Душа духовная создала себе оболочку невидимую, тело невещественное; соткала одежду - разноцветнее полос радуги, блистательнее солнцев на синем небе - сотворив язык человеческий. И в этом теле красуется она и растет, играет миром вещественным и органами его вещает о мире духовном. Я посвятил большую часть жизни своей на изучение сей стороны человеческой природы, смотрел на язык, сие стройное, согласное в разнообразнейших частях целое, как изыскатель природы вещественной глядит, например, на царство растений: не пренебрегал мелочами, старался доискаться причин и начал разнообразия и уклонений в несметном рое звуков, служащих орудием к изображению чувствований и мыслей человека, и относил все к одному источнику, вечному и безначальному. Многие не хотели понять величия, важности, духовности языкоучения; не соглашались, чтоб глаголы и местоимения, причастия и предлоги вели к чему-либо высшему; но это одни формы, и формы варварские: надлежит вдохнуть в них душу. Так, драгоценнейший гербарий, с редкими произведениями царства растений, в глазах непросвещенного есть кипа сухой травы.

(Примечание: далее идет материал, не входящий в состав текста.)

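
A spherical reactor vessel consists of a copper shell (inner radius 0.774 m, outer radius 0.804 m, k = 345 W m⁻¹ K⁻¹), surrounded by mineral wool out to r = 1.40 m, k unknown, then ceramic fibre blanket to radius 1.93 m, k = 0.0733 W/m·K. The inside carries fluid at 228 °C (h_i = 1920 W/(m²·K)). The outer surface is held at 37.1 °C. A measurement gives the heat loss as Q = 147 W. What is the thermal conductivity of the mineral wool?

k = 0.0388 W/m·K

ΣR = ΔT/Q = |228 − 37.1|/147 = 1.299 K/W
Known resistances:
  R_conv,in = 1/(4πr²h) = 1/(4π·0.774²·1920) = 6.918×10^-5 K/W
  R_copper = (1/0.774 − 1/0.804)/(4πk) = 0.04821/(4π·345) = 1.112×10^-5 K/W
  R_ceramic fibre blanket = (1/1.40 − 1/1.93)/(4πk) = 0.1962/(4π·0.0733) = 0.2129 K/W
R_mineral wool = ΣR − ΣR_known = 1.299 − 0.2130 = 1.086 K/W
(1/r₁−1/r₂)/(4πk) = 1.086 ⇒ k = 0.5295/(4π·1.086) = 0.0388 W/m·K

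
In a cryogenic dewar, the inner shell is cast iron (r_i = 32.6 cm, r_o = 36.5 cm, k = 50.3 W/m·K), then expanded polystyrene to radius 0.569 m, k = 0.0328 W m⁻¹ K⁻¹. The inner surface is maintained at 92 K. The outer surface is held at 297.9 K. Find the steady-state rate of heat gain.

Resistance network (inner→outer):
  R_cast iron = (1/0.326 − 1/0.365)/(4πk) = 0.3278/(4π·50.3) = 5.185×10^-4 K/W
  R_expanded polystyrene = (1/0.365 − 1/0.569)/(4πk) = 0.9823/(4π·0.0328) = 2.383 K/W
ΣR = 5.185×10^-4 + 2.383 = 2.384 K/W
Q = ΔT/ΣR = (92 K − 297.9 K)/2.384 = -86.4 W
(Negative Q ⇒ heat flows inward; heat gain = 86.4 W.)

Q = 86.4 W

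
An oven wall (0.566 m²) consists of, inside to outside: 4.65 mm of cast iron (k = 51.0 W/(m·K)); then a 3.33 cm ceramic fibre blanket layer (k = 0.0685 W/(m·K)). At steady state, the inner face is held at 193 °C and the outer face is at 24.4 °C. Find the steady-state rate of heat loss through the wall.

Treat each layer as a resistance in series:
  R_cast iron = L/(kA) = 0.00465/(51.0·0.566) = 1.611×10^-4 K/W
  R_ceramic fibre blanket = L/(kA) = 0.0333/(0.0685·0.566) = 0.8589 K/W
ΣR = 1.611×10^-4 + 0.8589 = 0.8591 K/W
Q = ΔT/ΣR = (193 °C − 24.4 °C)/0.8591 = 196 W

Q = 196 W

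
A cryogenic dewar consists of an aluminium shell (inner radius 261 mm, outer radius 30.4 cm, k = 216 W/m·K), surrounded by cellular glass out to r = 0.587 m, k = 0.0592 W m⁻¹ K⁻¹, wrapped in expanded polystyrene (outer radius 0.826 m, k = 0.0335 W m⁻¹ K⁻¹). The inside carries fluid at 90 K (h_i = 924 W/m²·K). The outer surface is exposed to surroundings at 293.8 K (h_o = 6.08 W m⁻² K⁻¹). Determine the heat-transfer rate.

Q = 61.3 W

Treat each layer as a resistance in series:
  R_conv,in = 1/(4πr²h) = 1/(4π·0.261²·924) = 0.001264 K/W
  R_aluminium = (1/0.261 − 1/0.304)/(4πk) = 0.5419/(4π·216) = 1.997×10^-4 K/W
  R_cellular glass = (1/0.304 − 1/0.587)/(4πk) = 1.586/(4π·0.0592) = 2.132 K/W
  R_expanded polystyrene = (1/0.587 − 1/0.826)/(4πk) = 0.4929/(4π·0.0335) = 1.171 K/W
  R_conv,out = 1/(4πr²h) = 1/(4π·0.826²·6.08) = 0.01918 K/W
ΣR = 0.001264 + 1.997×10^-4 + 2.132 + 1.171 + 0.01918 = 3.324 K/W
Q = ΔT/ΣR = (90 K − 293.8 K)/3.324 = -61.3 W
(Negative Q ⇒ heat flows inward; heat gain = 61.3 W.)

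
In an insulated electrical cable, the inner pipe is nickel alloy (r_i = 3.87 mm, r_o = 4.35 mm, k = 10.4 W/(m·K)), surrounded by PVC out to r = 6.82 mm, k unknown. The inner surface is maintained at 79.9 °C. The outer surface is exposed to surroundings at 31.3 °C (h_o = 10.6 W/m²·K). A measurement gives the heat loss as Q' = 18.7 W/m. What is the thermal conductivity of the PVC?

ΣR = ΔT/Q' = |79.9 − 31.3|/18.7 = 2.599 m·K/W
Known resistances:
  R'_nickel alloy = ln(0.00435/0.00387)/(2πk) = 0.1169/(2π·10.4) = 0.001789 m·K/W
  R'_conv,out = 1/(2πr h) = 1/(2π·0.00682·10.6) = 2.202 m·K/W
R_PVC = ΣR − ΣR_known = 2.599 − 2.204 = 0.3950 m·K/W
ln(r₂/r₁)/(2πk) = 0.3950 ⇒ k = 0.4497/(2π·0.3950) = 0.181 W/m·K

k = 0.181 W/m·K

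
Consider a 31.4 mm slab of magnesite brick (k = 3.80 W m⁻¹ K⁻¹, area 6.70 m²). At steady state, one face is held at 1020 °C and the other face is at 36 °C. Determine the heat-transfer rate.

Q = 798 kW

Q = kA·ΔT/L = 3.80 × 6.70 × |1020 °C − 36 °C| / 0.0314 = 7.98×10^5 W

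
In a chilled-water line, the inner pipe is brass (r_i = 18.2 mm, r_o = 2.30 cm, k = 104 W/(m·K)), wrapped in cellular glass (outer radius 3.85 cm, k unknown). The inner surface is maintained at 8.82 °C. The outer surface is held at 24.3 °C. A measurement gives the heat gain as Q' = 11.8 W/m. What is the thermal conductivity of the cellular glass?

ΣR = ΔT/Q' = |8.82 − 24.3|/11.8 = 1.312 m·K/W
Known resistances:
  R'_brass = ln(0.0230/0.0182)/(2πk) = 0.2341/(2π·104) = 3.582×10^-4 m·K/W
R_cellular glass = ΣR − ΣR_known = 1.312 − 3.582×10^-4 = 1.312 m·K/W
ln(r₂/r₁)/(2πk) = 1.312 ⇒ k = 0.5152/(2π·1.312) = 0.0625 W/m·K

k = 0.0625 W/m·K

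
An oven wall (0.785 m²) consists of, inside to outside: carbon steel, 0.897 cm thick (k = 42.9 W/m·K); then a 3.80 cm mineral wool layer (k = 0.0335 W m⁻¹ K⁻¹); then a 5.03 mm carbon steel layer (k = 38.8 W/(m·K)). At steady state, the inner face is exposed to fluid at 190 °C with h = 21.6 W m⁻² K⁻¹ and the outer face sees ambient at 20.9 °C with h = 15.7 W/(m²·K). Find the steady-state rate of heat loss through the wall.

Q = 107 W

Resistance network (inner→outer):
  R_conv,in = 1/(hA) = 1/(21.6·0.785) = 0.05898 K/W
  R_carbon steel = L/(kA) = 0.00897/(42.9·0.785) = 2.664×10^-4 K/W
  R_mineral wool = L/(kA) = 0.0380/(0.0335·0.785) = 1.445 K/W
  R_carbon steel = L/(kA) = 0.00503/(38.8·0.785) = 1.651×10^-4 K/W
  R_conv,out = 1/(hA) = 1/(15.7·0.785) = 0.08114 K/W
ΣR = 0.05898 + 2.664×10^-4 + 1.445 + 1.651×10^-4 + 0.08114 = 1.586 K/W
Q = ΔT/ΣR = (190 °C − 20.9 °C)/1.586 = 107 W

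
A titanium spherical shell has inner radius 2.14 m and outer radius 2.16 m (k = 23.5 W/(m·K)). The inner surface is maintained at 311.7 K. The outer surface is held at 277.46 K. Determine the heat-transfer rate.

Q = 4πk·ΔT/(1/r₁ − 1/r₂) = 4π × 23.5 × 34.24 / (1/2.14 − 1/2.16) = 2.34×10^6 W

Q = 2340 kW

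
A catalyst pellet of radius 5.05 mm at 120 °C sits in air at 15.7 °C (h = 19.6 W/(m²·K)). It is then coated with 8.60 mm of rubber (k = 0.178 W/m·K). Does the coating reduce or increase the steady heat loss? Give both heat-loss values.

increases: 0.655 → 1.34 W

Critical radius for a sphere: r_cr = 2k/h = 0.0182 m = 1.82 cm.
Outer radius after coating: r₂ = 0.00505 + 0.00860 = 0.01365 m.
Since r₁ < r_cr and r₂ ≤ r_cr, the coating moves toward the maximum at r_cr — heat loss rises.
Bare: R = 1/(4πr₁²h) = 159.2 K/W; Q = 104.3/159.2 = 0.655 W.
Coated: R = R_cond + R_conv = 77.57 K/W; Q = 104.3/77.57 = 1.34 W.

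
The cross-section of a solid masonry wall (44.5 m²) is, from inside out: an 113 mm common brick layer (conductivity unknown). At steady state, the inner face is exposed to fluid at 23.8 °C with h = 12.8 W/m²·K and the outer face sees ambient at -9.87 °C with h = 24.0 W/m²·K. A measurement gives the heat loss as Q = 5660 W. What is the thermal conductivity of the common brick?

ΣR = ΔT/Q = |23.8 − -9.87|/5660 = 0.005949 K/W
Known resistances:
  R_conv,in = 1/(hA) = 1/(12.8·44.5) = 0.001756 K/W
  R_conv,out = 1/(hA) = 1/(24.0·44.5) = 9.363×10^-4 K/W
R_common brick = ΣR − ΣR_known = 0.005949 − 0.002692 = 0.003257 K/W
L/(kA) = 0.003257 ⇒ k = 0.113/(0.003257·44.5) = 0.780 W/m·K

k = 0.780 W/m·K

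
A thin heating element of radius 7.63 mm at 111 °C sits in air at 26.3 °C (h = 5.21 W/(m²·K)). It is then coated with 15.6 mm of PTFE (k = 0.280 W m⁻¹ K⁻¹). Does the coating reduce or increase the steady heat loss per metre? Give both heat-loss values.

increases: 21.2 → 43.5 W/m

Critical radius for a cylinder: r_cr = k/h = 0.0537 m = 5.37 cm.
Outer radius after coating: r₂ = 0.00763 + 0.0156 = 0.02323 m.
Since r₁ < r_cr and r₂ ≤ r_cr, the coating moves toward the maximum at r_cr — heat loss rises.
Bare: R = 1/(2πr₁h) = 4.004 m·K/W; Q = 84.7/4.004 = 21.2 W/m.
Coated: R = R_cond + R_conv = 1.948 m·K/W; Q = 84.7/1.948 = 43.5 W/m.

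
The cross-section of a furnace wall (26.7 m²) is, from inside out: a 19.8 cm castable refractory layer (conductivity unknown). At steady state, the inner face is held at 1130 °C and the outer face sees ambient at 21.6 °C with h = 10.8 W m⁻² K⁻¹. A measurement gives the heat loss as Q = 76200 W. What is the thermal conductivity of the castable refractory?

ΣR = ΔT/Q = |1130 − 21.6|/76200 = 0.01455 K/W
Known resistances:
  R_conv,out = 1/(hA) = 1/(10.8·26.7) = 0.003468 K/W
R_castable refractory = ΣR − ΣR_known = 0.01455 − 0.003468 = 0.01108 K/W
L/(kA) = 0.01108 ⇒ k = 0.198/(0.01108·26.7) = 0.669 W/m·K

k = 0.669 W/m·K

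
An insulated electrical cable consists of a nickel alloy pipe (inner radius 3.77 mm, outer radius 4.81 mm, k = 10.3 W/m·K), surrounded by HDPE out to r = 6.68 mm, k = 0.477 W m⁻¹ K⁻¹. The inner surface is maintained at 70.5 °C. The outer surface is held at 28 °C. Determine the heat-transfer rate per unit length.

Q' = 375 W/m

Resistance network (inner→outer):
  R'_nickel alloy = ln(0.00481/0.00377)/(2πk) = 0.2436/(2π·10.3) = 0.003764 m·K/W
  R'_HDPE = ln(0.00668/0.00481)/(2πk) = 0.3284/(2π·0.477) = 0.1096 m·K/W
ΣR = 0.003764 + 0.1096 = 0.1134 m·K/W
Q' = ΔT/ΣR = (70.5 °C − 28 °C)/0.1134 = 375 W/m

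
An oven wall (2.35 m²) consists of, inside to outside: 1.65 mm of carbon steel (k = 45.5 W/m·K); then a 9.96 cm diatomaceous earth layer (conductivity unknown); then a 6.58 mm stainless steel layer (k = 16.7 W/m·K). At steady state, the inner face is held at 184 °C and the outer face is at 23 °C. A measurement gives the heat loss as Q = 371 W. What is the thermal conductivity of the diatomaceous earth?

k = 0.0977 W/m·K

ΣR = ΔT/Q = |184 − 23|/371 = 0.4340 K/W
Known resistances:
  R_carbon steel = L/(kA) = 0.00165/(45.5·2.35) = 1.543×10^-5 K/W
  R_stainless steel = L/(kA) = 0.00658/(16.7·2.35) = 1.677×10^-4 K/W
R_diatomaceous earth = ΣR − ΣR_known = 0.4340 − 1.831×10^-4 = 0.4338 K/W
L/(kA) = 0.4338 ⇒ k = 0.0996/(0.4338·2.35) = 0.0977 W/m·K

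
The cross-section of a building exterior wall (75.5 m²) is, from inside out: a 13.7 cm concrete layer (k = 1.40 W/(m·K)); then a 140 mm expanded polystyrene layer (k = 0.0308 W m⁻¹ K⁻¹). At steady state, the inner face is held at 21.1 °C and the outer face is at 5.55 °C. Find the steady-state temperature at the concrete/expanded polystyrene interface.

Series thermal resistances, inner to outer:
  R_concrete = L/(kA) = 0.137/(1.40·75.5) = 0.001296 K/W
  R_expanded polystyrene = L/(kA) = 0.140/(0.0308·75.5) = 0.06020 K/W
ΣR = 0.001296 + 0.06020 = 0.06150 K/W
Q = ΔT/ΣR = (21.1 °C − 5.55 °C)/0.06150 = 252.8 W
From the inner boundary to the concrete/expanded polystyrene interface, ΣR_partial = 0.001296 K/W.
T_interface = T_in − Q·ΣR_partial = 21.1 °C − (252.8)(0.001296) = 20.8 °C

T = 20.8 °C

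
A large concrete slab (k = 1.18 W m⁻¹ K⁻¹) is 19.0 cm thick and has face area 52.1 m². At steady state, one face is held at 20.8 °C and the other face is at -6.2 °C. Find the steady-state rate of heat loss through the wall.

Q = 8.74 kW

Q = kA·ΔT/L = 1.18 × 52.1 × |20.8 °C − -6.2 °C| / 0.190 = 8740 W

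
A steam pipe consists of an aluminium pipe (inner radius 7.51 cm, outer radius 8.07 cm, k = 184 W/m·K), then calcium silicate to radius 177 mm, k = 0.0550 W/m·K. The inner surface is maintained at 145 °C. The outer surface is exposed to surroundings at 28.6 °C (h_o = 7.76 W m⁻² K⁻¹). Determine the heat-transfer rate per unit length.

Series thermal resistances, inner to outer:
  R'_aluminium = ln(0.0807/0.0751)/(2πk) = 0.07192/(2π·184) = 6.221×10^-5 m·K/W
  R'_calcium silicate = ln(0.177/0.0807)/(2πk) = 0.7854/(2π·0.0550) = 2.273 m·K/W
  R'_conv,out = 1/(2πr h) = 1/(2π·0.177·7.76) = 0.1159 m·K/W
ΣR = 6.221×10^-5 + 2.273 + 0.1159 = 2.389 m·K/W
Q' = ΔT/ΣR = (145 °C − 28.6 °C)/2.389 = 48.7 W/m

Q' = 48.7 W/m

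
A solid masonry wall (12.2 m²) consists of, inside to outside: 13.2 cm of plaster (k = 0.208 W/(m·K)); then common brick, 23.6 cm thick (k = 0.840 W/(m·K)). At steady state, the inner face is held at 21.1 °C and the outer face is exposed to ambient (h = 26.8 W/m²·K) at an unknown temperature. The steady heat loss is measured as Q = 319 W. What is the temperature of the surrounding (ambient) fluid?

Series resistances:
  R_plaster = L/(kA) = 0.132/(0.208·12.2) = 0.05202 K/W
  R_common brick = L/(kA) = 0.236/(0.840·12.2) = 0.02303 K/W
  R_conv,out = 1/(hA) = 1/(26.8·12.2) = 0.003058 K/W
ΣR = 0.07811 K/W
ΔT = Q·ΣR = 319 × 0.07811 = 24.92 K
Heat flows outward, so T_out = T_in − ΔT = 21.1 − 24.92 = -3.82 °C

T_out = -3.82 °C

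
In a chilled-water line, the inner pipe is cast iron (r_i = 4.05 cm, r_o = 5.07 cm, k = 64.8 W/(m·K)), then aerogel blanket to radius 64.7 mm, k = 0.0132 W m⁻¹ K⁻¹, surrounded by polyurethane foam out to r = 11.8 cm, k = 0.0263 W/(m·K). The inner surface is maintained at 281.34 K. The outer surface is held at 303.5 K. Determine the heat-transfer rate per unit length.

Q' = 3.37 W/m

Resistance network (inner→outer):
  R'_cast iron = ln(0.0507/0.0405)/(2πk) = 0.2246/(2π·64.8) = 5.517×10^-4 m·K/W
  R'_aerogel blanket = ln(0.0647/0.0507)/(2πk) = 0.2438/(2π·0.0132) = 2.940 m·K/W
  R'_polyurethane foam = ln(0.118/0.0647)/(2πk) = 0.6009/(2π·0.0263) = 3.636 m·K/W
ΣR = 5.517×10^-4 + 2.940 + 3.636 = 6.577 m·K/W
Q' = ΔT/ΣR = (281.34 K − 303.5 K)/6.577 = -3.37 W/m
(Negative Q' ⇒ heat flows inward; heat gain = 3.37 W/m.)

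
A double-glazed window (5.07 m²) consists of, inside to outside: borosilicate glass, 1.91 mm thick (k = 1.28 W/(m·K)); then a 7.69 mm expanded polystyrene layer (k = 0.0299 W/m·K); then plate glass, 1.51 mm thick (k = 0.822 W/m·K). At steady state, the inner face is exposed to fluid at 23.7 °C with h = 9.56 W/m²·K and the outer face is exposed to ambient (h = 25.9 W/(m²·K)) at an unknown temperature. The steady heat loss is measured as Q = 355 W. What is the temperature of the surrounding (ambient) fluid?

T_out = -4.57 °C

Series resistances:
  R_conv,in = 1/(hA) = 1/(9.56·5.07) = 0.02063 K/W
  R_borosilicate glass = L/(kA) = 0.00191/(1.28·5.07) = 2.943×10^-4 K/W
  R_expanded polystyrene = L/(kA) = 0.00769/(0.0299·5.07) = 0.05073 K/W
  R_plate glass = L/(kA) = 0.00151/(0.822·5.07) = 3.623×10^-4 K/W
  R_conv,out = 1/(hA) = 1/(25.9·5.07) = 0.007615 K/W
ΣR = 0.07963 K/W
ΔT = Q·ΣR = 355 × 0.07963 = 28.27 K
Heat flows outward, so T_out = T_in − ΔT = 23.7 − 28.27 = -4.57 °C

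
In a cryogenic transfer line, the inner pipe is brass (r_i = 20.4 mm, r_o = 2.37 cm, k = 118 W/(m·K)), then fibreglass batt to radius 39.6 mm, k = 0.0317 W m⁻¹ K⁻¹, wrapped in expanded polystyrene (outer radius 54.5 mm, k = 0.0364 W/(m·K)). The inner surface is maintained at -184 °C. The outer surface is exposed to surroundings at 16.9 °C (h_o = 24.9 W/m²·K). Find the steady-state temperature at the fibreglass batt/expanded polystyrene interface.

Resistance network (inner→outer):
  R'_brass = ln(0.0237/0.0204)/(2πk) = 0.1499/(2π·118) = 2.022×10^-4 m·K/W
  R'_fibreglass batt = ln(0.0396/0.0237)/(2πk) = 0.5134/(2π·0.0317) = 2.577 m·K/W
  R'_expanded polystyrene = ln(0.0545/0.0396)/(2πk) = 0.3194/(2π·0.0364) = 1.396 m·K/W
  R'_conv,out = 1/(2πr h) = 1/(2π·0.0545·24.9) = 0.1173 m·K/W
ΣR = 2.022×10^-4 + 2.577 + 1.396 + 0.1173 = 4.091 m·K/W
Q' = ΔT/ΣR = (-184 °C − 16.9 °C)/4.091 = -49.11 W/m
From the inner boundary to the fibreglass batt/expanded polystyrene interface, ΣR_partial = 2.577 m·K/W.
T_interface = T_in − Q'·ΣR_partial = -184 °C − (-49.11)(2.577) = -57.4 °C

T = -57.4 °C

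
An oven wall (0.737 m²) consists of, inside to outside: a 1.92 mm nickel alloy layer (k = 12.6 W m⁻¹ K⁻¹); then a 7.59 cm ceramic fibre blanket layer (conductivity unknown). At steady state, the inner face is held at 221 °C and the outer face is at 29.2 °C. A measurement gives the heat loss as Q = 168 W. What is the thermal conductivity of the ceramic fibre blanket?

k = 0.0902 W/m·K

ΣR = ΔT/Q = |221 − 29.2|/168 = 1.142 K/W
Known resistances:
  R_nickel alloy = L/(kA) = 0.00192/(12.6·0.737) = 2.068×10^-4 K/W
R_ceramic fibre blanket = ΣR − ΣR_known = 1.142 − 2.068×10^-4 = 1.142 K/W
L/(kA) = 1.142 ⇒ k = 0.0759/(1.142·0.737) = 0.0902 W/m·K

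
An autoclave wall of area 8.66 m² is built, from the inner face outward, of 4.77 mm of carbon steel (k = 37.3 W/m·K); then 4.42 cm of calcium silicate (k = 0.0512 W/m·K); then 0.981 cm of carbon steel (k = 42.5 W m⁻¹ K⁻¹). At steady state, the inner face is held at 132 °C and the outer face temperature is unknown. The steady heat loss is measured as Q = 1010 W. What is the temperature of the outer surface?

T_out = 31.3 °C

Sum the resistances:
  R_carbon steel = L/(kA) = 0.00477/(37.3·8.66) = 1.477×10^-5 K/W
  R_calcium silicate = L/(kA) = 0.0442/(0.0512·8.66) = 0.09969 K/W
  R_carbon steel = L/(kA) = 0.00981/(42.5·8.66) = 2.665×10^-5 K/W
ΣR = 0.09973 K/W
ΔT = Q·ΣR = 1010 × 0.09973 = 100.7 K
Heat flows outward, so T_out = T_in − ΔT = 132 − 100.7 = 31.3 °C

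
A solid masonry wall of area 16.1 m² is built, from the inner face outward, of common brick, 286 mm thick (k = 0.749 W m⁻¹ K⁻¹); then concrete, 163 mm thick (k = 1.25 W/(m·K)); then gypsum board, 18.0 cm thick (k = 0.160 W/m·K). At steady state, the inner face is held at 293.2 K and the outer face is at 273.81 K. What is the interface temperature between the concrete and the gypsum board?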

И человек, сей любимец божества в нашем мире, всегда был для меня самым любопытным предметом для наблюдения. В каждом человеке можно найти пищу для созерцательного духа; каждый человек есть малый мир, движущийся вокруг духовного средоточия; но в какой степени возрастает важность сего наблюдения, когда предметом оного бывает человек, необыкновенный между другими людьми, - человек, более противу ближних своих наделенный тою божественьою душою, которая дарует ему бессмертие; воспитавший в себе сию небесную искру и употребивший ее на пользу ближних! Земной состав его разрушается, невидимая гостья улетает домой, оставляя на земле благоухание на тысячелетия, как солнце, закатясь за горизонт, долго еще играет лучами своими в атмосфере.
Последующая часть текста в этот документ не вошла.